Eyes glued to a TV in a bar at Disney World's Fort Wilderness – kickers remember every detail – Longwell couldn't have been more impressed to see his successor in Green Bay come through.
"He made really three of the biggest kicks I've ever seen in that playoff game," Longwell said this week just before heading out on the 12th annual Tailgate Tour with the Packers' contingent.
"The thing about those positions is no one understands what it's like unless you've been there. You can play a video game, you can be in other sports, but when the whole game is on your foot and you just know you have to perform … you're confident in your abilities but your legs still feel like jello. There's nothing that can simulate that situation until you're there, and he just pounded three through."
The 56-yarder was the longest in Packers' postseason history. The 51-yarder was the longest game-winner in NFL postseason history, and it knocked out the NFC's No. 1 seed and sent Green Bay to the conference title game.
"The pressure and the situation, just incredible and a true asset to not only what he is physically, but who he is mentally," Longwell continued. "He's just the strongest guy and understands and has perspective on the job, which allows you to kind of free-flow in those situations."
The kicks in Dallas added Crosby's name to more places in the team record book, and he's spent the past few years climbing above Longwell to the top spot for pretty much every significant kicking and scoring mark. He bested Longwell's career points record in Week 2 last season.
An accomplished kicker for nine seasons in Green Bay (1997-2005), Longwell harbors no bitterness whatsoever as his records have fallen. Now retired and running a sports academy in the Bahamas, he's in touch with Crosby regularly. He calls theirs a "great relationship," one fostered no doubt by the two seeing each other twice each season for the first five years of Crosby's career and the last five of Longwell's, with the elder kicking for the NFC North rival Vikings.
Other than the Dallas game, perhaps the only thing that's impressed Longwell more about Crosby was how he handled his horrific 2012 slump. Crosby accepted a reduced, incentive-laden contract the following year, won his job in training camp, and earned a new, top-flight contract heading into last season.

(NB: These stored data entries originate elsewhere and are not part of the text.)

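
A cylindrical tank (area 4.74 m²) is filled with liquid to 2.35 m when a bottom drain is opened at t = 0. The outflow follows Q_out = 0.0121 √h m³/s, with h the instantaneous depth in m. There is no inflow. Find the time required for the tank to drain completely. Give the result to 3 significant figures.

A dh/dt = −Q_out = −0.0121 √h.
This is separable: 2 d(√h)/dt = −0.0121/A, so √h = √h₀ − (0.0121/(2A)) t.
Set h = 0: 2√h₀ = (0.0121/A) t_empty ⇒ t_empty = 2A√h₀/0.0121.
t_empty = 2·4.74·√2.35/0.0121 = 9.4800·1.5330/0.0121 = 1201.0 s.

1200 s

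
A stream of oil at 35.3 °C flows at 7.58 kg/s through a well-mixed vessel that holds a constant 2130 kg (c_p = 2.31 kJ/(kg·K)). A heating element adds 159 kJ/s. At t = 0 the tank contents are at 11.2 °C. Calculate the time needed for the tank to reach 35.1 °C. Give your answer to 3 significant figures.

M c_p dT/dt = ṁ c_p (T_in − T) + Q̇.
τ = M/ṁ = 281.00 s; T_ss = T_in + Q̇/(ṁ c_p) = 44.381 °C.
T(t) = T_ss + (T₀ − T_ss) e^(−t/τ). Set T = 35.1:
e^(−t/τ) = (35.1 − 44.381)/(11.2 − 44.381) = 0.27970
t = −281.00 · ln(0.27970) = 358.01 s.

358 s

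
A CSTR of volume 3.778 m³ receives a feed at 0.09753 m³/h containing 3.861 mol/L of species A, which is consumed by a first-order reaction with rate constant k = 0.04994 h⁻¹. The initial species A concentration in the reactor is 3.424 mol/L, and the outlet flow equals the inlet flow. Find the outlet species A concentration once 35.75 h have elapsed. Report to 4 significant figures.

Species balance: V dC/dt = Q C_in − Q C − k V C.
This is linear with rate a = Q/V + k = 0.0757552 h⁻¹.
C_ss = Q C_in/(Q + kV) = 1.31572 mol/L; C(t) = C_ss + (C₀ − C_ss) e^(−a t).
C(35.75) = 1.31572 + (2.10828)·e^(−0.0757552·35.75) = 1.31572 + (2.10828)·0.0666533 = 1.45624 mol/L.

1.456 mol/L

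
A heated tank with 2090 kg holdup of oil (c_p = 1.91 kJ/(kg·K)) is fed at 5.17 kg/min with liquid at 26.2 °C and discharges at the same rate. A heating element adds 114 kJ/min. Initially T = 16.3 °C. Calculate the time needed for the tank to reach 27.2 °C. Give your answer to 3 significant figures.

Heat balance on the well-mixed liquid: M c_p dT/dt = ṁ c_p (T_in − T) + 114.
τ = M/ṁ = 404.26 min; T_ss = T_in + Q̇/(ṁ c_p) = 37.745 °C.
T(t) = T_ss + (T₀ − T_ss) e^(−t/τ). Set T = 27.2:
e^(−t/τ) = (27.2 − 37.745)/(16.3 − 37.745) = 0.49171
t = −404.26 · ln(0.49171) = 286.96 min.

287 min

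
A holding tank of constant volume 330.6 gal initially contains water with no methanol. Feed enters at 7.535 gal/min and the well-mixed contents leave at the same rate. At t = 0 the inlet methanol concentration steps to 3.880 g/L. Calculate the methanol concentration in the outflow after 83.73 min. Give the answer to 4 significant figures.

3.305 g/L

Mass balance on the solute (V constant): V dC/dt = Q(C_in − C).
So dC/dt = (C_in − C)/τ with τ = V/Q = 330.6/7.535 = 43.8752 min.
Integrating: C(t) = C_in + (C₀ − C_in) e^(−t/τ).
C(83.73) = 3.880 + (0 − 3.880)·e^(−83.73/43.8752) = 3.880 + (-3.88000)·0.148323 = 3.30451 g/L.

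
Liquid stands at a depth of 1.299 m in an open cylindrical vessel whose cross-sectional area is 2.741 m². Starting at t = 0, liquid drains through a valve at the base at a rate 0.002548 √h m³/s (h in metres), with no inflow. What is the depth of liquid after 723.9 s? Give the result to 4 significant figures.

With no inflow, A dh/dt = −0.002548 √h.
This is separable: 2 d(√h)/dt = −0.002548/A, so √h = √h₀ − (0.002548/(2A)) t.
√h = √1.299 − 0.002548·723.9/(2·2.741) = 1.13974 − 0.336464 = 0.803273.
h = 0.803273² = 0.645247 m.

0.6452 m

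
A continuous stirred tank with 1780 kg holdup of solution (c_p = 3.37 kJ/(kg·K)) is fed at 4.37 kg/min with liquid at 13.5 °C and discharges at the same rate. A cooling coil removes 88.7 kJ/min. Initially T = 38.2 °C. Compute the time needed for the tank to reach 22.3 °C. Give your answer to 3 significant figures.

297 min

Energy balance: M c_p dT/dt = ṁ c_p (T_in − T) − 88.7.
τ = M/ṁ = 407.32 min; T_ss = T_in − Q̇/(ṁ c_p) = 7.4770 °C.
T(t) = T_ss + (T₀ − T_ss) e^(−t/τ). Set T = 22.3:
e^(−t/τ) = (22.3 − 7.4770)/(38.2 − 7.4770) = 0.48247
t = −407.32 · ln(0.48247) = 296.87 min.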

"He basically bet on himself, and that is so much confidence and so much faith to put all the chips on yourself," Longwell said. "That's kind of how we want it as athletes. Since then, he's been so good, so steady."
As for seeing his Green Bay records surpassed, Longwell hopes Crosby is nowhere close to done.
"I have so much respect for that guy I hope he puts them out of reach forever," Longwell said. "But knowing how this business works, there's probably some kid that'll come along that can kick 70-yarders and break all his records. That's just the nature of the beast. But Mason is far more deserving than anybody else to be at the top of that."